A nuclear reactor, on the other hand, could “enable continuous power supply regardless of location, available sunlight and other environmental conditions,” the UKSA said. This could “dramatically extend” the duration of future lunar missions and their scientific value, and provide a source of always-available, clean power, she added.

Rolls-Royce scientists and engineers will be working with a number of organizations to deliver the demonstrator, including the University of Oxford, the University of Sheffield’s Advanced Manufacturing Research Center (AMRC) and Nuclear AMRC.

The project is part of Rolls-Royce’s £500million Small Modular Reactor (SMR). programwhich received £210m in government support last year and aims to build, scale and roll out the technology across the UK and beyond.

These reactors would be compact, modular, and factory-made, and would produce far less energy than typical nuclear power plants, but at a fraction of the cost, proponents say.

“Space exploration is the ultimate laboratory for technologies we need on Earth.

Rolls-Royce expects to complete its first ground-based unit in the early 2030s and build up to ten by 2035, with four potential UK sites already envisaged. Each reactor is ready for operation once is expected to generate more than 400 megawatts of electricity, enough to power at least 400,000 homes.

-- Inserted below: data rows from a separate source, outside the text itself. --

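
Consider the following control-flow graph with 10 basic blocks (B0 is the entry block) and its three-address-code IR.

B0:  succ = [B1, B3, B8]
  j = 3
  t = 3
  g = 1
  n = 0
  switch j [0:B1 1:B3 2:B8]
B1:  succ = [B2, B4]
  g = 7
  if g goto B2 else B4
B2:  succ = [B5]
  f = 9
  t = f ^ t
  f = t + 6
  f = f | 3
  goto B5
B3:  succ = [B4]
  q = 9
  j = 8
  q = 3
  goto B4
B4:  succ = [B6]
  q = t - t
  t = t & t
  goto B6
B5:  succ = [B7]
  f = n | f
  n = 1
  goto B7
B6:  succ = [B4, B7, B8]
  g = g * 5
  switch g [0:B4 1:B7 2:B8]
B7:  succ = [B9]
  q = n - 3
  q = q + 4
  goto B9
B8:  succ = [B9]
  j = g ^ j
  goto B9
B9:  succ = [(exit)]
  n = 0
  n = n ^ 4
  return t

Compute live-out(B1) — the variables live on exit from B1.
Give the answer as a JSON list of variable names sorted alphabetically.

Answer: ["g", "j", "n", "t"]

Derivation:
Block summaries:
  B0: {g,j,n,t} / ∅
  B1: {g} / ∅
  B2: {f,t} / {t}
  B3: {j,q} / ∅
  B4: {q,t} / {t}
  B5: {f,n} / {f,n}
  B6: {g} / {g}
  B7: {q} / {n}
  B8: {j} / {g,j}
  B9: {n} / {t}

Backward fixpoint:
  live B0: ∅→{g,j,n,t}
  live B1: {j,n,t}→{g,j,n,t}
  live B2: {n,t}→{f,n,t}
  live B3: {g,n,t}→{g,j,n,t}
  live B4: {g,j,n,t}→{g,j,n,t}
  live B5: {f,n,t}→{n,t}
  live B6: {g,j,n,t}→{g,j,n,t}
  live B7: {n,t}→{t}
  live B8: {g,j,t}→{t}
  live B9: {t}→∅

live-out(B1) = ["g", "j", "n", "t"]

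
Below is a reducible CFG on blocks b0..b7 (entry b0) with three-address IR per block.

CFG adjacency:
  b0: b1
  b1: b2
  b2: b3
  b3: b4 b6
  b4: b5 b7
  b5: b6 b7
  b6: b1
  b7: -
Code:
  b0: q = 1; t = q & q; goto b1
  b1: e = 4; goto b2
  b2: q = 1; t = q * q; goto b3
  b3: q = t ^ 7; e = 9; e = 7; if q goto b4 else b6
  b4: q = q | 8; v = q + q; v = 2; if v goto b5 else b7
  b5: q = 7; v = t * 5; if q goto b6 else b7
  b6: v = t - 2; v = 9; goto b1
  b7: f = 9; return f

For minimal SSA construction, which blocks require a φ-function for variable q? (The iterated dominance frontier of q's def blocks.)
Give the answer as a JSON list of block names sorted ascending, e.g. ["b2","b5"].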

However, we are still a long way from being ready for the market. SMRs are not cheap to build, and licensed SMR manufacturers are with rising material and energy prices battle keep their projects on budget. Earlier this month, Rolls-Royce said its current program funding will expire by the end of 2024 and called for negotiations with the UK government to find new investment, Reuters reported.

The company was thrown a lifeline last week when UK Treasury Secretary Jeremy Hunt announced the launch of a competition to boost investment in SMRs and funding should the technology prove viable.

While the details of the competition are yet to be announced, they are Thought that about six companies or consortia will submit bids. The race will likely pit Rolls-Royce, currently the number one in the UK, against rivals like the London-based startup Newcleowhich recently announced plans to raise €1 billion for the deployment of SMRs across the UK, and TerraPoweran American startup backed by Bill Gates Development of a class of “travelling wave reactors”.

While the competition is a step in the right direction, it’s still a long way from the hard money Rolls-Royce needs to meet its goals. But perhaps the moon will prove an ideal proving ground for scaling microreactors closer to home and the support of the UKSA, a springboard for the technology to mature.

As George Freeman, Minister of State at the Department for Science, Innovation and Technology points out: “Space exploration is the ultimate laboratory for so many of the transformative technologies we need on Earth.”

The UKSA recently gave British companies £51m to develop communications and navigation services for missions to the moon, enabling future astronauts and equipment to communicate, share big data and safely navigate the lunar surface. All of these technologies require a source of energy, and nuclear energy could be the key.